А утром, когда ели «творожок со сметанкой» и на веранду вышел папа, Сема, перепутав папины инициалы, застенчиво заулыбался:
– Доброе утро… Марк Григорьевич…
– И как это все-таки закономерно, – любила повторять мама, – что у таких простых работящих родителей такие приличные дети!
Ничья
В Казарменном переулке открыли магазин самообслуживания, и мы с Анисимом решили устроить день открытых дверей: улучили момент и, заделав по продукту питания, рванули…
Я думал, Бабон меня похвалит, но в пакете оказалась вермишель.
– Неси, – шипит, – сука, мармелад…
А у Анисима распотрошил пакет с гречневой крупой.
Ваши карманы
1
Я спускаюсь по лестнице и, не выходя из подъезда, пристраиваюсь на подоконнике. Снимаю ботинок и, аккуратно свернув четвертак, засовываю его в носок. Выворачиваю из штанины карман и вместе с алтушками вытряхиваю вчерашний сучок. А «ваша зелень» куда-то обломилась. Один сучок зеленью не считается, и теперь надо быть начеку.
Наблюдая из окна газон, я прикидываю к нему самый безопасный маршрут. Но, сколько ни прикидывай, опасность грозит из каждой щели. И даже из мусорного бака. Можно, конечно, подняться на чердак и, воспользовавшись крышей, уйти, минуя двор, через дом 14/6. Но нет никакой гарантии, что чуткий дядя Миша, уловив раскаты кровли, не встретит в Большом Вузовском переулке метлой.
Наш газон, если наточить на него карандаш, в своих оттенках не такой уж зеленый. Скорее бледно-коричневый с чахлыми островками травы. Когда-то дядя Миша поливал ее из шланга, и даже хотели посадить цветы. Но у нас не та почва, и вместо клумбы подобием стола навалена куча ящиков, где, венчая пейзаж, как будто на курьих ножках, красуется обглоданный бильярд. Кто-то выбросил его на помойку, и теперь он у нас вместо красного уголка.

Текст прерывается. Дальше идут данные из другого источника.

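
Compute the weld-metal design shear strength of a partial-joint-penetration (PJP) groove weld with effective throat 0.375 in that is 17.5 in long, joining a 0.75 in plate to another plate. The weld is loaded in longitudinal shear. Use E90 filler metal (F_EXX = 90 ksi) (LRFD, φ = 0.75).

φR_n ≈ 266 kips

Effective throat (given) t_e = 0.375 in.
A_we = 0.375 × 17.5 = 6.562 in².
F_nw = 0.6 F_EXX = 54 ksi.
φR_n = 0.75 × 54 × 6.562 = 265.8 kips.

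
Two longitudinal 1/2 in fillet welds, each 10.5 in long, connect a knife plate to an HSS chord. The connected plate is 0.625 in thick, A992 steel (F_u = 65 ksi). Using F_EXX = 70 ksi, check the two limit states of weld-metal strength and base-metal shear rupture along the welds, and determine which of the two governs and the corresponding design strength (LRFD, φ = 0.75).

φR_n ≈ 234 kip (weld metal governs)

t_e = 0.707 × 0.5 = 0.3535 in; L = 21 in.
Weld metal: φR_n = 0.75 × 0.6 × 70 × 0.3535 × 21 = 233.8 kip.
Base metal (shear rupture): φR_n = 0.75 × 0.6 × 65 × 0.625 × 21 = 383.9 kip.
Governing: weld metal.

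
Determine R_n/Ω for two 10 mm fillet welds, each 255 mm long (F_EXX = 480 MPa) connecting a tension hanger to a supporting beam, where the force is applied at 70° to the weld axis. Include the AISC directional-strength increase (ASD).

t_e = 0.707 × 10 = 7.07 mm; A_we = 7.07 × 510 = 3606 mm².
Directional factor: 1.0 + 0.5 sin^1.5(70°) = 1.455.
F_nw = 0.6 × 480 × 1.455 = 419.2 MPa.
R_n/Ω = (419.2 × 3606) / 2.0 × 10⁻³ = 755.7 kN.

R_n/Ω ≈ 756 kN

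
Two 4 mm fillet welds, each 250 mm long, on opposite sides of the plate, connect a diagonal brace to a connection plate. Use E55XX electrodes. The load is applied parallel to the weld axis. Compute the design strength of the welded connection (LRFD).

φR_n ≈ 350 kN

E55XX → F_EXX = 550 MPa.
Effective throat t_e = 0.707 × 4 = 2.828 mm.
Total length L = 500 mm; A_we = 2.828 × 500 = 1414 mm².
F_nw = 0.6 F_EXX = 0.6 × 550 = 330 MPa.
φR_n = 0.75 × 330 × 1414 × 10⁻³ = 350 kN.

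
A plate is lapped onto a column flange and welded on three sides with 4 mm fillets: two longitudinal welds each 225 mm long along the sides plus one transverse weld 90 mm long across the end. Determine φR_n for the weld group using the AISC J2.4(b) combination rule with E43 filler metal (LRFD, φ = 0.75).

E43XX → F_EXX = 430 MPa.
t_e = 0.707 × 4 = 2.828 mm.
R_nwl = 0.6 × 430 × 2.828 × 450 × 10⁻³ = 328.3 kN (longitudinal, 2 welds).
R_nwt = 0.6 × 430 × 2.828 × 90 × 10⁻³ = 65.67 kN (transverse, base value).
(i) R_nwl + R_nwt = 394 kN; (ii) 0.85 R_nwl + 1.5 R_nwt = 377.6 kN.
R_n = max = 394 kN [governs: (i)]; φR_n = 295.5 kN.

φR_n ≈ 295 kN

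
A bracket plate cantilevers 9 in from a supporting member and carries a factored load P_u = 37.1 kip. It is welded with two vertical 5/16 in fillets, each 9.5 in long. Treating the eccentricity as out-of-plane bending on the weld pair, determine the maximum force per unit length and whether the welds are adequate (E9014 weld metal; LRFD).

f_max ≈ 11.3 kip/in; NOT adequate

E90XX → F_EXX = 90 ksi.
L_w = 2 × 9.5 = 19 in; section modulus (unit throat) S = 2 × L²/6 = 30.08 in².
Direct shear f_v = P/L_w = 37.1/19 = 1.953 kip/in.
Moment M = P × e = 37.1 × 9 = 333.9 kip·in; bending f_b = M/S = 11.1 kip/in.
f_max = √(f_v² + f_b²) = √(1.953² + 11.1²) = 11.27 kip/in.
φr_n = 0.75 × 0.6 × 90 × (0.707 × 0.3125) = 8.948 kip/in → NOT adequate.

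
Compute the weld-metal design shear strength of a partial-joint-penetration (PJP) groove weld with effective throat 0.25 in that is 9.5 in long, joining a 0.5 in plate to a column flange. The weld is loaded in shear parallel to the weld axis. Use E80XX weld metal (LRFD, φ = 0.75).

φR_n ≈ 85.5 kip

E80XX → F_EXX = 80 ksi.
Effective throat (given) t_e = 0.25 in.
A_we = 0.25 × 9.5 = 2.375 in².
F_nw = 0.6 F_EXX = 48 ksi.
φR_n = 0.75 × 48 × 2.375 = 85.5 kip.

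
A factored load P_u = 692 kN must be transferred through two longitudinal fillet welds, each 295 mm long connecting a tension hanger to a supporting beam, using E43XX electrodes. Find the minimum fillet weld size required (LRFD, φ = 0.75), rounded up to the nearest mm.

E43XX → F_EXX = 430 MPa.
Total weld length L = 590 mm.
Required throat t_e = P_u / (φ × 0.6 F_EXX × L) = 692 / (0.75 × 0.6 × 430 × 590 × 10⁻³) = 6.061 mm.
Required leg w = t_e / 0.707 = 8.573 mm → use 9 mm.

w = 9 mm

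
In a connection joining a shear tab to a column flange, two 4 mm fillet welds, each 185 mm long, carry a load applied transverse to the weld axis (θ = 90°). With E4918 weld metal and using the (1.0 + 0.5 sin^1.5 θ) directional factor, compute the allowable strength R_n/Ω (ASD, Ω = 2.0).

E49XX → F_EXX = 490 MPa.
t_e = 0.707 × 4 = 2.828 mm; A_we = 2.828 × 370 = 1046 mm².
Directional factor: 1.0 + 0.5 sin^1.5(90°) = 1.5.
F_nw = 0.6 × 490 × 1.5 = 441 MPa.
R_n/Ω = (441 × 1046) / 2.0 × 10⁻³ = 230.7 kN.

R_n/Ω ≈ 231 kN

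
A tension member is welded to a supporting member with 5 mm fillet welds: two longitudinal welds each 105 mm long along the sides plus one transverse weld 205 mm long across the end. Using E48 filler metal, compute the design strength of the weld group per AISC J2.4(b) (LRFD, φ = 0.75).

E48XX → F_EXX = 480 MPa.
t_e = 0.707 × 5 = 3.535 mm.
R_nwl = 0.6 × 480 × 3.535 × 210 × 10⁻³ = 213.8 kN (longitudinal, 2 welds).
R_nwt = 0.6 × 480 × 3.535 × 205 × 10⁻³ = 208.7 kN (transverse, base value).
(i) R_nwl + R_nwt = 422.5 kN; (ii) 0.85 R_nwl + 1.5 R_nwt = 494.8 kN.
R_n = max = 494.8 kN [governs: (ii)]; φR_n = 371.1 kN.

φR_n ≈ 371 kN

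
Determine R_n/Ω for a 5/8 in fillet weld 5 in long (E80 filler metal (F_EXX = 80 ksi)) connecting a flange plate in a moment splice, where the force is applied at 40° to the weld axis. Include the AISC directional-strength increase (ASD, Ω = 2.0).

t_e = 0.707 × 0.625 = 0.4419 in; A_we = 0.4419 × 5 = 2.209 in².
Directional factor: 1.0 + 0.5 sin^1.5(40°) = 1.258.
F_nw = 0.6 × 80 × 1.258 = 60.37 ksi.
R_n/Ω = (60.37 × 2.209) / 2.0 = 66.69 kips.

R_n/Ω ≈ 66.7 kips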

Сказочных ножек, правда, всего только две, и, вместо двух недостающих, краснеют два кирпича. А вместо одной из луз разодранным сукном кудрявится черная дыра, и наши карапузы окрестили ее не совсем красивым словом. И в эту лузу никто никогда не целится. А если все-таки попал, то, значит, этим словом «накрылся». Или «загнал дурака». А шарики, точно в Парке культуры и отдыха, выдает вместе с кием Бабон. Он их недавно украл в садике Милютина.
2
Анисим собрал шары и, поводив треугольником по сукну, выстраивает пирамиду.
– Ну, чего, – улыбается, – Сундук, разбивай…
Я приноравливаю кий и, выбрав на пирамиде угол, прицеливаюсь… И вдруг замечаю приближающегося Бабона.
– Иди, гнида, сюда! – поигрывая желваками скул, выпаливает мне в знак приветствия Бабон, и за его спиной вырастает маленький Петушок.